A year of great catches

UF Health Sebastian Ferrero Office of Clinical Quality and Patient Safety honors Great Catch Award recipients

By: Morgan Sherburne

Last year, the UF Health Sebastian Ferrero Office of Clinical Quality and Patient Safety began recognizing staff members who have prevented medical errors. All of the Great Catch Award recipients from the past year were recognized at a dinner during Patient Safety and Quality Week in March. These award winners range from physicians and nurses to professionals in information and supply chain services, and their close attention to their work ensures patient safety and quality care at UF Health Shands hospitals and programs and within UF Health Physicians practices. In this issue of The Q Report, we are highlighting a few of the past year’s winners.

Renae Lang

'Great Catch' award recipient at the monthly Quality Grand Rounds. Awarded by Randy Harmatz.To Renae Lang, R.N., B.S.N., CNOR, a UF Health Shands Hospital college leader of neurosurgery and orthopedic spine surgery, it’s better to be good than lucky.

Before a spinal surgery, the surgical team, which included Lang, the surgeon, the anesthesiologist and a surgical technician, was going through its briefing, a process that follows the World Health Organization recommendations to ensure no mistakes are made during a surgery.

The surgeon indicated verbally on which side of the patient’s spine the procedure was going to occur. But the patient’s consent form did not indicate whether the procedure would take place on the patient’s right or left side.

“Rather than potentially do a wrong-sided surgery based on the consent, we correlated the patient’s symptoms to the X-rays and verified we could proceed with the correct procedure,” said Lang, who oversees staffing and collaborates with leaders in the operating room department to direct quality in the department.

Lang said the culture of surgical rooms is different from when she started as a nurse 20 years ago.

“The culture is really supportive of anybody stepping up and saying something,” Lang said. “Back then, the saying was it was better being lucky than good. We’re looking for problems before they’re problems so we can prevent that day when you need luck.”

Michael Slater

Quality Grand Rounds_MCM_6482When Michael Slater, R.N., B.S.N., CCRN, first saw his patient in the 94 intermediate care unit/intensive care unit and checked his medication, the staff nurse noted a problem.

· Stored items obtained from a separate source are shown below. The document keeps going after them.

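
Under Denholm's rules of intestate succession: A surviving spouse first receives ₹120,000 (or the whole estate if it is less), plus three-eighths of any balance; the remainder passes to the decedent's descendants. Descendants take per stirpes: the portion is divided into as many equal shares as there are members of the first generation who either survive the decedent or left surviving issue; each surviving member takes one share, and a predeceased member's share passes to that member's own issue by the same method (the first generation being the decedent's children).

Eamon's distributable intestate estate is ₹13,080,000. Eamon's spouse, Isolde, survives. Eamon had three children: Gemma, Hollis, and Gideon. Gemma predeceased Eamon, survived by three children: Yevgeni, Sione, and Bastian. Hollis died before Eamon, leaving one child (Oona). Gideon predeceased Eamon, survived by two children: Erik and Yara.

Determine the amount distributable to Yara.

Isolde first takes ₹120,000, leaving a balance of ₹12,960,000. Isolde then takes three-eighths of the balance (₹4,860,000), for a total of ₹4,980,000. The remaining ₹8,100,000 passes to the descendants.
The descendants' portion (₹8,100,000) is divided into 3 shares of ₹2,700,000: Gemma's ₹2,700,000 share passes to Gemma's issue; Hollis's ₹2,700,000 share passes to Hollis's issue; Gideon's ₹2,700,000 share passes to Gideon's issue.
Gemma's share (₹2,700,000) is divided into 3 shares of ₹900,000: Yevgeni, Sione, and Bastian each take ₹900,000.
Hollis's share (₹2,700,000) passes entirely to Oona.
Gideon's share (₹2,700,000) is divided into 2 shares of ₹1,350,000: Erik and Yara each take ₹1,350,000.

Yara receives ₹1,350,000.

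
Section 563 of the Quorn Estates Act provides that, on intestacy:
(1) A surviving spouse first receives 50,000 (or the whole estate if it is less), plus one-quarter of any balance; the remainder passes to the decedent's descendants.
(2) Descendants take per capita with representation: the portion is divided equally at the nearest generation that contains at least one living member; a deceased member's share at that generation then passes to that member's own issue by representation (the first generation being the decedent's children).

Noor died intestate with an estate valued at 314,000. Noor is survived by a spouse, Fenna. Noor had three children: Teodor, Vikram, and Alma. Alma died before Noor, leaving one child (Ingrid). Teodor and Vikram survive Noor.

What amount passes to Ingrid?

Ingrid receives 66,000.

Fenna first takes 50,000, leaving a balance of 264,000. Fenna then takes one-quarter of the balance (66,000), for a total of 116,000. The remaining 198,000 passes to the descendants.
The descendants' portion (198,000) is divided into 3 shares of 66,000: Teodor and Vikram each take 66,000; Alma's 66,000 share passes to Alma's issue.
Alma's share (66,000) passes entirely to Ingrid.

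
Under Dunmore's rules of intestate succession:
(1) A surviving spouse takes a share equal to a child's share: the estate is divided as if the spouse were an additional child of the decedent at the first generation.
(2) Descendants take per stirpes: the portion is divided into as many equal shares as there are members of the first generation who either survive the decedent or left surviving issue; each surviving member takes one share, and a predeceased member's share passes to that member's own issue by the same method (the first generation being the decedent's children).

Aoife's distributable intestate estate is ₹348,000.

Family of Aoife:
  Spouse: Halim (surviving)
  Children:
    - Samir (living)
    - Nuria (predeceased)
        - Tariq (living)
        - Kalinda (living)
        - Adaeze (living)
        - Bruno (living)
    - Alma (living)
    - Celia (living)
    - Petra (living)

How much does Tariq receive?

The spouse counts as an additional share at the children's level, so there are 6 primary shares of ₹58,000. Halim takes one such share (₹58,000).
The children's combined portion (₹290,000) is divided into 5 shares of ₹58,000: Samir, Alma, Celia, and Petra each take ₹58,000; Nuria's ₹58,000 share passes to Nuria's issue.
Nuria's share (₹58,000) is divided into 4 shares of ₹14,500: Tariq, Kalinda, Adaeze, and Bruno each take ₹14,500.

Tariq receives ₹14,500.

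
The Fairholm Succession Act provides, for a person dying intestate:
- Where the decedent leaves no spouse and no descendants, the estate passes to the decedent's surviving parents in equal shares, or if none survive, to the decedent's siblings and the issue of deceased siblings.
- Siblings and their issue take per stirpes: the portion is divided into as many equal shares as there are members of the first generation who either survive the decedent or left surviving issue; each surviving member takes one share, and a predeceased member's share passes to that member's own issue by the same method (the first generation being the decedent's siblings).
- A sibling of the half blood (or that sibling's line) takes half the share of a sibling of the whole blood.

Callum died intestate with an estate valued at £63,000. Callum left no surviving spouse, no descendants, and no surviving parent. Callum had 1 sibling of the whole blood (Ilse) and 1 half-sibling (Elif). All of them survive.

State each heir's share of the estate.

The entire £63,000 passes to the siblings and their issue.
Counting each half-blood sibling's line as half a unit, there are 3/2 units in £63,000, so one unit is £42,000. Whole-blood lines (Ilse) take £42,000 each; half-blood lines (Elif) take £21,000 each.

Ilse: £42,000; Elif: £21,000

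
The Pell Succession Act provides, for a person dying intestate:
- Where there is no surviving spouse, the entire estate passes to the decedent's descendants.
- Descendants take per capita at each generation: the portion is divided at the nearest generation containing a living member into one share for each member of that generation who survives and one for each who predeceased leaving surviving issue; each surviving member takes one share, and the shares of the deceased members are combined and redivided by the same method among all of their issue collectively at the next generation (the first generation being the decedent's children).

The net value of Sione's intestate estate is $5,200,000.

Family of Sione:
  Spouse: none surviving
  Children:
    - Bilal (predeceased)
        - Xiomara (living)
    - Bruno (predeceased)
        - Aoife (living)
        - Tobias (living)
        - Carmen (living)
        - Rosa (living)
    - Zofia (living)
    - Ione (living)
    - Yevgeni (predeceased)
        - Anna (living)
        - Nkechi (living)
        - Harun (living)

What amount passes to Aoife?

Aoife receives $390,000.

The entire $5,200,000 passes to the descendants.
That amount ($5,200,000) is divided at the children's generation into 5 shares of $1,040,000. Zofia and Ione each take $1,040,000. The 3 shares of the deceased (Bilal, Bruno, and Yevgeni) are combined into a pool of $3,120,000.
That pool ($3,120,000) is divided at the grandchildren's generation equally among Xiomara, Aoife, Tobias, Carmen, Rosa, Anna, Nkechi, and Harun: $390,000 each.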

The patient appeared to be about the same weight as Slater — about 200 pounds — rather than the 212 kilograms noted on the patient’s chart. A patient who weighed 212 kilograms would weigh in at 467 pounds.

“Nurses form a visual representation of the patient in their minds based on the information they get during the shift change report, and they expect to see that in the room,” Slater said. “In this instance, the patient did not match the image I had imagined, and at that time, I knew there was a problem with the patient’s medication.”

The patient was being administered heparin, a blood thinner, at a rate 2.2 times the amount of medication needed. Slater questioned the dosage, and the patient’s medication was corrected.

“We need to ensure patients are weighed properly so that our weight-based medications are accurate,” Slater said. “I think every person in this hospital should be weighed and measured for height properly so we can treat them with medication as accurately as possible.”

The equipment finders

Raymond Williams, Patricia Long and Mark Gardner.There are Great Catch Awards that go to nurses, physicians and surgeons, but there are also awards given to employees who work deep behind the scenes.

Mark Gardner, Raymond Williams and Patricia Long — distribution and information manager, operating room materials supervisor and assistant manager of supply logistics, respectively, in Supply Chain Services for UF Health Shands Hospital — each received a Great Catch Award for their work in finding and replacing faulty equipment.

The equipment in question is called a stopcock, a valve used to control the flow of liquids — in this case, medications. Long notified Gardner that a doctor — Christoph Seubert, M.D., who also received an award for the event — noticed the valve in a stopcock he was using was faulty, and allowed medication to flow freely.

But that didn’t mean the team could replace the lone valve and fix the problem.

“There were 1,405 stopcocks in the hospital from that potentially faulty lot,” Gardner said. “The logistics team, led by Patricia Long and Raymond Williams, had to visit each of the 80 locations that had these stopcocks and pull them off the shelves.”

The faulty stopcocks were all located and sequestered.